We would hate to look 20 years into the future and find that the home used as a hide-out by the notorious gangsters Bonnie and Clyde had been replaced by a strip mall.
Or, discover that an entrepreneur in another city had moved the house at 33471/2 Oak Ridge Drive to another town where it would become a misplaced tourist attraction. (Think Queen Anne home moved from Carthage to Branson.)
While owner the Rev. Phil McClendon is working to preserve the property, that doesn’t guarantee it will be protected in the years to come.
A crew working for the British Broadcast Corp. and National Geographic spent several days this week filming a documentary on Bonnie and Clyde that will feature a segment on the shootout that took place 75 years ago at a garage apartment the gangsters rented near 34th Street and Oak Ridge Drive in Joplin.
For 12 days and nights, Clyde Barrow and his girlfriend, Bonnie Parker, along with Clyde’s brother, Buck Barrow, and an accomplice by the name of William Deacon “W.D.” Jones lived in the two-bedroom apartment. On April 13, 1933, five lawmen, tipped off that the outlaws might be hiding in the apartment, pulled up in a patrol car.
The rest is history. Two of the lawmen died; the others survived the shootout. The gang fled south on Main Street and escaped through Spring City.
The film crew’s visit reminds us of the need for the building to be placed on both the state and national historic registers. The building is one of the last remaining structures linked to the gang’s presence in the Midwest. Bonnie and Clyde continued on a killing spree before being killed themselves on May 23, 1934, near Arcadia, La.

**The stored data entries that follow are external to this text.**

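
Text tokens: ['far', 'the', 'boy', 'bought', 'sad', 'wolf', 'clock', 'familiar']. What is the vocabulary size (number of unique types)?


Listing all tokens and tracking unique types:
  Token 1: 'far' -> NEW (unique so far: 1)
  Token 2: 'the' -> NEW (unique so far: 2)
  Token 3: 'boy' -> NEW (unique so far: 3)
  Token 4: 'bought' -> NEW (unique so far: 4)
  Token 5: 'sad' -> NEW (unique so far: 5)
  Token 6: 'wolf' -> NEW (unique so far: 6)
  Token 7: 'clock' -> NEW (unique so far: 7)
  Token 8: 'familiar' -> NEW (unique so far: 8)
Unique types: ('bought', 'boy', 'clock', 'familiar', 'far', 'sad', 'the', 'wolf')
Vocabulary size: 8

8


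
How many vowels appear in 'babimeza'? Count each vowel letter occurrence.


Scanning each character of 'babimeza':
  Position 1: 'b' -> consonant (running count: 0)
  Position 2: 'a' -> vowel (running count: 1)
  Position 3: 'b' -> consonant (running count: 1)
  Position 4: 'i' -> vowel (running count: 2)
  Position 5: 'm' -> consonant (running count: 2)
  Position 6: 'e' -> vowel (running count: 3)
  Position 7: 'z' -> consonant (running count: 3)
  Position 8: 'a' -> vowel (running count: 4)
Total vowels: 4

4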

The property is worthy of nomination to the state and federal historic registers. We would like to see that happen at the local level with an application then sent to the Missouri State Historic Preservation Office.
Some in the community have asserted that by preserving the property, it glorifies the atrocities of the gangsters.
Preserving history means preserving facts. The shootout is another page from Joplin’s past. Good or bad, those pages complete the story that is Joplin.